Case ID: me_85/html/0224-01.html
Source: Caselaw Access Project
Author: {"author": "Peters, C. J.", "license": "Public Domain", "url": "https://static.case.law/"}
Date Created: 2024-08-24T03:29:51.129683

Amanda McKenzie vs. William Lombard.
    Aroostook.
    Opinion December 26, 1892.
    
      Bastardy. Abatement. Death. B. 8., c. 79, § 11; c. 97.
    
    Proceedings in bastardy abate by the death of the respondent during the pendency of such proceeding in court before trial.
    On exceptions.
    Before the trial of the case in the Superior Court, for Aroostook county, the respondent having died, a motion to dismiss was sustained by the court on the ground that the action did not survive. The complainant took exceptions to the ruling.
    
      Frank L. White and Ira G. Hersey, for complainant.
    
      George II. Smith, for respondent.
   Peters, C. J.

The question here is whether a bastardy proceeding survives against the personal representatives of a respondent who has died during the pendency of the proceeding in court before a trial has been had. We feel strongly assured that it cannot survive. The proposition finds no favor in the common law, and there is no statutory provision authorizing it. The legislature (R. S., c. 79, § 11) in 1879 passed an act allowing a proceeding of the kind to be prosecuted to final judgment by the executors or administrators of a complainant who has deceased before trial of the prosecution. Beyond this exceptional limit no statute or decision that we are aware of has ever gone. No judgment is sought for or is obtainable against property. The process, though held to be a civil proceeding, is criminal in form, and is an extraordinary means to compel a father to assist in the support of his illegitimate child or suffer imprisonment as a penalty for his neglect to do so. There is no fitness in the proceeding that would adapt itself to the principle of survivorship.

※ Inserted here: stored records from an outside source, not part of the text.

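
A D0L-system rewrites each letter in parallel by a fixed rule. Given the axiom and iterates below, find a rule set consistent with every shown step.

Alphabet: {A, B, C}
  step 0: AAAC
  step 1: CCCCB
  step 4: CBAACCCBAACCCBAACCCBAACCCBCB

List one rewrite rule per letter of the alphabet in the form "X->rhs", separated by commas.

  step 0 ⇒ step 1: AAAC ⇒ C·C·C·CB
    A ↦ C
    C ↦ CB
    B ↦ AA  (constrained at step 1)

A->C, B->AA, C->CB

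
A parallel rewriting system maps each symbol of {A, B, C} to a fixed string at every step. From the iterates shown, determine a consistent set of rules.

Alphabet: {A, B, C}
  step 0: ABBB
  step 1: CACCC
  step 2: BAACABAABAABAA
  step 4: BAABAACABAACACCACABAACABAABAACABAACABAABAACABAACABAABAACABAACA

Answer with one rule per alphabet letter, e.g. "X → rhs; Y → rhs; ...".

  step 1 ⇒ step 2: CACCC ⇒ BAA·CA·BAA·BAA·BAA
    A ↦ CA
    C ↦ BAA
  step 0 ⇒ step 1: ABBB ⇒ CA·C·C·C
    B ↦ C

A->CA, B->C, C->BAA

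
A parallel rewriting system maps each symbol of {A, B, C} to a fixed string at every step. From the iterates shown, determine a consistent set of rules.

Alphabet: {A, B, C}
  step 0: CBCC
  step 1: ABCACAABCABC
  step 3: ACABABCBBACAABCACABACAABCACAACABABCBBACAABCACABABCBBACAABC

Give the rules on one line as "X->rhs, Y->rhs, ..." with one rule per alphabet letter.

A->B, B->ACA, C->ABC

  step 0 ⇒ step 1: CBCC ⇒ ABC·ACA·ABC·ABC
    B ↦ ACA
    C ↦ ABC
    A ↦ B  (constrained at step 1)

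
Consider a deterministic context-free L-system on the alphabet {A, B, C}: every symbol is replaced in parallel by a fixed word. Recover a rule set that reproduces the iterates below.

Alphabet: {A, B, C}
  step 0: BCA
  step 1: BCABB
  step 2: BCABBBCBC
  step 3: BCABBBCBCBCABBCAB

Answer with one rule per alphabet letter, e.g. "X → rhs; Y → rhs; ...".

A->B, B->BC, C->AB

  step 2 ⇒ step 3: BCABBBCBC ⇒ BC·AB·B·BC·BC·BC·AB·BC·AB
    A ↦ B
    B ↦ BC
    C ↦ AB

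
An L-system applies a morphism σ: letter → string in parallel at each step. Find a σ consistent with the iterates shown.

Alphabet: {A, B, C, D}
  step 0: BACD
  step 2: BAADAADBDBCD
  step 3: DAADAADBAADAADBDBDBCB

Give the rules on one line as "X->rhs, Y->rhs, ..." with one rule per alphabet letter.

A->AAD, B->D, C->BC, D->B

  step 2 ⇒ step 3: BAADAADBDBCD ⇒ D·AAD·AAD·B·AAD·AAD·B·D·B·D·BC·B
    A ↦ AAD
    B ↦ D
    C ↦ BC
    D ↦ B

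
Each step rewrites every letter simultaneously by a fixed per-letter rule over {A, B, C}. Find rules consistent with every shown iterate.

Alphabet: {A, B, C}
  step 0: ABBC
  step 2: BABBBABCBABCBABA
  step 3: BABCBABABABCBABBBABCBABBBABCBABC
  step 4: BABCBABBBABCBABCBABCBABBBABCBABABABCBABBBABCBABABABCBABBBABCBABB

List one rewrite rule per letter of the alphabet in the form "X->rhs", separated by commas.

  step 3 ⇒ step 4: BABCBABABABCBABBBABCBABBBABCBABC ⇒ BA·BC·BA·BB·BA·BC·BA·BC·BA·BC·BA·BB·BA·BC·BA·BA·BA·BC·BA·BB·BA·BC·BA·BA·BA·BC·BA·BB·BA·BC·BA·BB
    A ↦ BC
    B ↦ BA
    C ↦ BB

A->BC, B->BA, C->BB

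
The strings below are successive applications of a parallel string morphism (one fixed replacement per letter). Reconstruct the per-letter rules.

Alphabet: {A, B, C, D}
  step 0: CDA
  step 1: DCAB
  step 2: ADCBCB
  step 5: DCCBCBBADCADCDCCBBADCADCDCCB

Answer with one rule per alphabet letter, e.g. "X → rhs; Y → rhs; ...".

  step 1 ⇒ step 2: DCAB ⇒ A·DC·B·CB
    A ↦ B
    B ↦ CB
    C ↦ DC
    D ↦ A

A->B, B->CB, C->DC, D->A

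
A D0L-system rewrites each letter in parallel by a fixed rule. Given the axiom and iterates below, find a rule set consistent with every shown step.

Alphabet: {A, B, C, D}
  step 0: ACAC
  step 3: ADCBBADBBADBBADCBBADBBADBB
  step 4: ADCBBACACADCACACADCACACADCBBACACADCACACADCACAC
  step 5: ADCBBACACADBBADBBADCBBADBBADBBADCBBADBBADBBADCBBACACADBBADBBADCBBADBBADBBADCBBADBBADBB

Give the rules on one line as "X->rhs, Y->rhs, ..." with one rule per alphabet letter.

  step 4 ⇒ step 5: ADCBBACACADCACACADCACACADCBBACACADCACACADCACAC ⇒ AD·C·BB·AC·AC·AD·BB·AD·BB·AD·C·BB·AD·BB·AD·BB·AD·C·BB·AD·BB·AD·BB·AD·C·BB·AC·AC·AD·BB·AD·BB·AD·C·BB·AD·BB·AD·BB·AD·C·BB·AD·BB·AD·BB
    A ↦ AD
    B ↦ AC
    C ↦ BB
    D ↦ C

A->AD, B->AC, C->BB, D->C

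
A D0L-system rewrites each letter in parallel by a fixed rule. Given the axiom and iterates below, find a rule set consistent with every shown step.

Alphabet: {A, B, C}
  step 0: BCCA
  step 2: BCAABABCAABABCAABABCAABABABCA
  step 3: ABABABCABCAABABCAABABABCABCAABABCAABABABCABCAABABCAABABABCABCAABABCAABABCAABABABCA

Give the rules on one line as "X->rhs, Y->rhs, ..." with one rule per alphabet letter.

A->BCA, B->ABA, C->BA

  step 2 ⇒ step 3: BCAABABCAABABCAABABCAABABABCA ⇒ ABA·BA·BCA·BCA·ABA·BCA·ABA·BA·BCA·BCA·ABA·BCA·ABA·BA·BCA·BCA·ABA·BCA·ABA·BA·BCA·BCA·ABA·BCA·ABA·BCA·ABA·BA·BCA
    A ↦ BCA
    B ↦ ABA
    C ↦ BA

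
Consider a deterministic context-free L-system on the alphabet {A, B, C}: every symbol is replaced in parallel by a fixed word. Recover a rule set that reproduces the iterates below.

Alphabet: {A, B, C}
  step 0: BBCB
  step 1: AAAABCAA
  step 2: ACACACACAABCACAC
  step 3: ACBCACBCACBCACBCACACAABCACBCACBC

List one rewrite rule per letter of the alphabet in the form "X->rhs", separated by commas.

A->AC, B->AA, C->BC

  step 2 ⇒ step 3: ACACACACAABCACAC ⇒ AC·BC·AC·BC·AC·BC·AC·BC·AC·AC·AA·BC·AC·BC·AC·BC
    A ↦ AC
    B ↦ AA
    C ↦ BC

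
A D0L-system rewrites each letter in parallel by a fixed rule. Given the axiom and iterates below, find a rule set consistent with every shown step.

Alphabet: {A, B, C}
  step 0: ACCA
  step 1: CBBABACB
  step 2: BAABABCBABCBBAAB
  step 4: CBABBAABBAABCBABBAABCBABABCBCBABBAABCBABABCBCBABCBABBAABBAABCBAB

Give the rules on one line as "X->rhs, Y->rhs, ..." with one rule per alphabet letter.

A->CB, B->AB, C->BA

  step 1 ⇒ step 2: CBBABACB ⇒ BA·AB·AB·CB·AB·CB·BA·AB
    A ↦ CB
    B ↦ AB
    C ↦ BA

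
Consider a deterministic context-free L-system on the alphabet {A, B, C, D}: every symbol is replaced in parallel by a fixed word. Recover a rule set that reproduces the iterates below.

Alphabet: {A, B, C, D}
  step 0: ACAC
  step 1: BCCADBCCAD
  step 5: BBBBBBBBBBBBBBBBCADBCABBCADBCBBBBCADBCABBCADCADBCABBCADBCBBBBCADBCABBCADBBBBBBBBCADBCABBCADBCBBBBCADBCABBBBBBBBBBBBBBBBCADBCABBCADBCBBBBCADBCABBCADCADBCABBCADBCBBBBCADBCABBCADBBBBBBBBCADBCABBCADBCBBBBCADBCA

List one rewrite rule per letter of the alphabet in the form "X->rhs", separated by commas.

  step 0 ⇒ step 1: ACAC ⇒ BC·CAD·BC·CAD
    A ↦ BC
    C ↦ CAD
    B ↦ BB  (constrained at step 1)
    D ↦ A  (constrained at step 1)

A->BC, B->BB, C->CAD, D->A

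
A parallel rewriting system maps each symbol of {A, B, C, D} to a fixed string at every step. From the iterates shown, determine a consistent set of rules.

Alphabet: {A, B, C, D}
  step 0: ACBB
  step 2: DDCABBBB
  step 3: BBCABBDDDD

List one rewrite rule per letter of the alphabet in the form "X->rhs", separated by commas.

A->BB, B->D, C->CA, D->B

  step 2 ⇒ step 3: DDCABBBB ⇒ B·B·CA·BB·D·D·D·D
    A ↦ BB
    B ↦ D
    C ↦ CA
    D ↦ B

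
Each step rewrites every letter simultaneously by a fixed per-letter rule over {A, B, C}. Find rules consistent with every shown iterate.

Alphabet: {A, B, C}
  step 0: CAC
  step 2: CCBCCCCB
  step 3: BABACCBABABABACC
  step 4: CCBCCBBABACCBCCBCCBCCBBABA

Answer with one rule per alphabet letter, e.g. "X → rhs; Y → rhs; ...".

A->B, B->CC, C->BA

  step 3 ⇒ step 4: BABACCBABABABACC ⇒ CC·B·CC·B·BA·BA·CC·B·CC·B·CC·B·CC·B·BA·BA
    A ↦ B
    B ↦ CC
    C ↦ BA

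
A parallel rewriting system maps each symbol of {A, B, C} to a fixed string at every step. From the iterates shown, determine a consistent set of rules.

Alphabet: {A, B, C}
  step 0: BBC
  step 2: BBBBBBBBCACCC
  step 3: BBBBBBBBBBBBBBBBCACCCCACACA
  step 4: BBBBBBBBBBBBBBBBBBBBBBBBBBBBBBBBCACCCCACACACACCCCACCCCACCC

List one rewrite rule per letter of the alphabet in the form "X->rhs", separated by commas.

A->CCC, B->BB, C->CA

  step 3 ⇒ step 4: BBBBBBBBBBBBBBBBCACCCCACACA ⇒ BB·BB·BB·BB·BB·BB·BB·BB·BB·BB·BB·BB·BB·BB·BB·BB·CA·CCC·CA·CA·CA·CA·CCC·CA·CCC·CA·CCC
    A ↦ CCC
    B ↦ BB
    C ↦ CA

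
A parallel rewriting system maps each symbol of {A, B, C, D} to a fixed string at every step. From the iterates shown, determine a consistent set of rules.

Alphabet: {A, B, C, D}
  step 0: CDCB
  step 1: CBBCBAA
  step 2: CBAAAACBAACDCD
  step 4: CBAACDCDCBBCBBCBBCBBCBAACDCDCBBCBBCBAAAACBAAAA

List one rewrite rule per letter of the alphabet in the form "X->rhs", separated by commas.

A->CD, B->AA, C->CB, D->B

  step 1 ⇒ step 2: CBBCBAA ⇒ CB·AA·AA·CB·AA·CD·CD
    A ↦ CD
    B ↦ AA
    C ↦ CB
  step 0 ⇒ step 1: CDCB ⇒ CB·B·CB·AA
    D ↦ B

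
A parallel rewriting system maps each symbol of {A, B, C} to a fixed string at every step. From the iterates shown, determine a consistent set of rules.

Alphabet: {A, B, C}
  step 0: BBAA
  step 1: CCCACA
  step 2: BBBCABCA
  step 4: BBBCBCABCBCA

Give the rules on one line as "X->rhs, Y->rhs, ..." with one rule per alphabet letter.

A->CA, B->C, C->B

  step 1 ⇒ step 2: CCCACA ⇒ B·B·B·CA·B·CA
    A ↦ CA
    C ↦ B
  step 0 ⇒ step 1: BBAA ⇒ C·C·CA·CA
    B ↦ C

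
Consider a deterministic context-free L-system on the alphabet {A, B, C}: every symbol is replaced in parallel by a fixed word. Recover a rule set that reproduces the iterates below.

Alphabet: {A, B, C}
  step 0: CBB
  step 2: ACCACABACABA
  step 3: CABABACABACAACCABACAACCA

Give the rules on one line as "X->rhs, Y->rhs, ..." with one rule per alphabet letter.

  step 2 ⇒ step 3: ACCACABACABA ⇒ CA·BA·BA·CA·BA·CA·AC·CA·BA·CA·AC·CA
    A ↦ CA
    B ↦ AC
    C ↦ BA

A->CA, B->AC, C->BA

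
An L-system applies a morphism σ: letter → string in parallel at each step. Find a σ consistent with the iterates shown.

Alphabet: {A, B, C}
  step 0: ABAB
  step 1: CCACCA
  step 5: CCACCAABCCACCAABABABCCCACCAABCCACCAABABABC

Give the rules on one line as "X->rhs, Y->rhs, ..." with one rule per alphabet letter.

  step 0 ⇒ step 1: ABAB ⇒ C·CA·C·CA
    A ↦ C
    B ↦ CA
    C ↦ AB  (constrained at step 1)

A->C, B->CA, C->AB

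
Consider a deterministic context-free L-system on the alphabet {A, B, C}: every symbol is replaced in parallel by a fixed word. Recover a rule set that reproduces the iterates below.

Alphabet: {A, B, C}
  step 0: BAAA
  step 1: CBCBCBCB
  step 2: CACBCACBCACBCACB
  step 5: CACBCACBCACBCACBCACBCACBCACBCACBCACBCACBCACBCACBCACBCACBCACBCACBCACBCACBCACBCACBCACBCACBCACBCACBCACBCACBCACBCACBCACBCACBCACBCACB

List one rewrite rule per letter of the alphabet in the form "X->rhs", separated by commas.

  step 1 ⇒ step 2: CBCBCBCB ⇒ CA·CB·CA·CB·CA·CB·CA·CB
    B ↦ CB
    C ↦ CA
  step 0 ⇒ step 1: BAAA ⇒ CB·CB·CB·CB
    A ↦ CB

A->CB, B->CB, C->CA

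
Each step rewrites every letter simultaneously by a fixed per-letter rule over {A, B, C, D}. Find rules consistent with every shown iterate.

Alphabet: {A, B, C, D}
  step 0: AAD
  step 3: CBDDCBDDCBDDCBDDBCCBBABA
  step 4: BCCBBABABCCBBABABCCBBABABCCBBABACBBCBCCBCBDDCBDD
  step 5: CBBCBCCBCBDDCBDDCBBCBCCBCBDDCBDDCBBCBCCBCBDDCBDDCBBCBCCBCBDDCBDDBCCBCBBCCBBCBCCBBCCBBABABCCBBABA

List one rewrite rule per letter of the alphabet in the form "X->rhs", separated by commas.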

If the pending action survives then the cause of action would survive as well, and the process could be originally instituted against the administrator of a deceased person who in his lifetime had been guilty under the bastardy statute. The incongruities that would beset such a. proceeding are obvious enough. It would be a strange sight to see an administrator arrested, required to give a bond, be put on trial, and perhaps imprisoned, for an act of bastardy committed by the party officially represented by him. Besides, it would be an extremely severe and very questionable policy that would allow a living woman to swear the paternity of her illegitimate offspring upon a dead man.

Exceptions overruled.

Virgin, Libbey, Emery, Foster and Whitehouse, JJ., concurred.